Hey everybody, I have a MiniDSP 2x4 to use for subwoofer integration in my car. the DSP has two inputs and four outputs. The website says for sub integration, I use output 1 for the sub, and outputs 3 and 4 for the left and right mains. Problem is my radio has four outputs, not two. LF, RF, LR, and RR. and my factory speaker amp has also four inputs and four outputs. So with only two inputs and two outputs for the mains on the DSP, I would only be able to use two speakers instead of all four. 

My plan is to use two inputs into the DSP, then split the two outputs into four inputs to the amp. Will this cut the signal in half for each amp input? Will this cause any harm to the DSP, or make the volume lower in each speaker? Should I connect the split DSP output to a line driver/signal booster to boost the signals back up? Or maybe there exists some kind of signal doubler I can use to copy the signal instead of splitting it?

Any help or insight would be greatly appreciated


----------



## Wayne A. Pflughaupt (Apr 13, 2006)

Not sure what this has to do with setting up or troubleshooting problems with REW, or analyzing measurements, but splitting outputs does not diminish the signal level to whatever it’s fed to. You won't have any problems. :T

Regards, 
Wayne


----------



## CypherBlaze1 (Aug 11, 2014)

Cool, thanks.

And is home theater shack just for REW?


----------



## robbo266317 (Sep 22, 2008)

CypherBlaze1 said:


> Cool, thanks.
> 
> And is home theater shack just for REW?

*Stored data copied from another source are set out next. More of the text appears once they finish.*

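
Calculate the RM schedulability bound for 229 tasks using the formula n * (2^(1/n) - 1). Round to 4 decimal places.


Compute 2^(1/229) = 1.0030314291
Subtract 1: 1.0030314291 - 1 = 0.0030314291
Multiply by n: 229 * 0.0030314291 = 0.6941972639
Round to 4 dp: 0.6942

0.6942


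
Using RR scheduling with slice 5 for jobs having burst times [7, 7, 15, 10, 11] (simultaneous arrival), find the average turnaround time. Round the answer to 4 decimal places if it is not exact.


Time quantum = 5
Execution trace:
  J1 runs 5 units, time = 5
  J2 runs 5 units, time = 10
  J3 runs 5 units, time = 15
  J4 runs 5 units, time = 20
  J5 runs 5 units, time = 25
  J1 runs 2 units, time = 27
  J2 runs 2 units, time = 29
  J3 runs 5 units, time = 34
  J4 runs 5 units, time = 39
  J5 runs 5 units, time = 44
  J3 runs 5 units, time = 49
  J5 runs 1 units, time = 50
Finish times: [27, 29, 49, 39, 50]
Average turnaround = 194/5 = 38.8

38.8


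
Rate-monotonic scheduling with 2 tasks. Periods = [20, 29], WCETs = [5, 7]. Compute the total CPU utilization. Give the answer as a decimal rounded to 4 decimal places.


Compute individual utilizations (exact fractions):
  Task 1: C/T = 5/20 = 1/4 (approx. 0.25)
  Task 2: C/T = 7/29 (approx. 0.2414)
Total utilization U = 1/4 + 7/29 = 57/116
Rounded to 4 decimal places: U = 0.4914
RM (Liu & Layland) bound for 2 tasks = 0.828427; compare with U = 57/116 (approx. 0.491379)
U <= bound, so schedulable by RM sufficient condition.

0.4914


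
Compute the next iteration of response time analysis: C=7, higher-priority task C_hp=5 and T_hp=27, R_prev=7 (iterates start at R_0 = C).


R_next = C + ceil(R_prev / T_hp) * C_hp
ceil(7 / 27) = ceil(0.2593) = 1
Interference = 1 * 5 = 5
R_next = 7 + 5 = 12

12


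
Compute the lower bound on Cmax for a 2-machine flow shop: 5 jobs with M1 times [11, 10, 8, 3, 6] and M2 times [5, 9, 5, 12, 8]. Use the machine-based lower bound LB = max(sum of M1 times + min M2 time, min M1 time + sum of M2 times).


LB1 = sum(M1 times) + min(M2 times) = 38 + 5 = 43
LB2 = min(M1 times) + sum(M2 times) = 3 + 39 = 42
Lower bound = max(LB1, LB2) = max(43, 42) = 43

43


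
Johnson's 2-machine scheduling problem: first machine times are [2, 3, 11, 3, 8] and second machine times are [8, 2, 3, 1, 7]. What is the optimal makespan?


Apply Johnson's rule:
  Group 1 (a <= b): [(1, 2, 8)]
  Group 2 (a > b): [(5, 8, 7), (3, 11, 3), (2, 3, 2), (4, 3, 1)]
Optimal job order: [1, 5, 3, 2, 4]
Schedule:
  Job 1: M1 done at 2, M2 done at 10
  Job 5: M1 done at 10, M2 done at 17
  Job 3: M1 done at 21, M2 done at 24
  Job 2: M1 done at 24, M2 done at 26
  Job 4: M1 done at 27, M2 done at 28
Makespan = 28

28


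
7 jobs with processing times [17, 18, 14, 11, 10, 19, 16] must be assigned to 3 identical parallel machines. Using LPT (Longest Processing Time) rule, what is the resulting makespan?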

No, it's for anything audio/video related. 
Wayne was simply commenting on the fact that you posted in the REW section of the site and not in the general audio questions.
Thanks for being a part of HTS.


-Bill


----------



## CypherBlaze1 (Aug 11, 2014)

Oops, my bad. I'm new to hts and I didn't realize I was in the REW section. I'm using my phone, and I'm not seeing anything that says I'm in the REW section.I just pressed "New thread" from the REW related thread I was already on.


----------



## Wayne A. Pflughaupt (Apr 13, 2006)

My goof, I forget that people often post from phones. Does our app need an upgrade?

Regards,
Wayne


----------



## CypherBlaze1 (Aug 11, 2014)

Actually I'm not using the app. Just the browser on my phone. I don't know if the website shows up any different on a computer. Actually, now I'm seeing where it says I'm in the REW area. It's small and I didn't notice it before, especially cuz I only see a small portion of the whole screen on my phone cuz I have to zoom in to be able to read.


----------



## willis7469 (Jan 31, 2014)

I would recommend using the app if your in a phone. Much easier to use.


----------



## CypherBlaze1 (Aug 11, 2014)

Yeah, but when someone replies I get an email notification. Then I click the link and it takes me to the website.


----------



## willis7469 (Jan 31, 2014)

I follow. I avoid this by not opening the link, and just opening the app, and checking my subscribed threads. I wish I could get notifications on my phone only, without an email.


----------



## CypherBlaze1 (Aug 11, 2014)

Yeah, that would be good. Ya hear that Wayne? There's something to improve the app, push notifications (or whatever iPhones use) for when there's a reply to a thread you're subscribed to


----------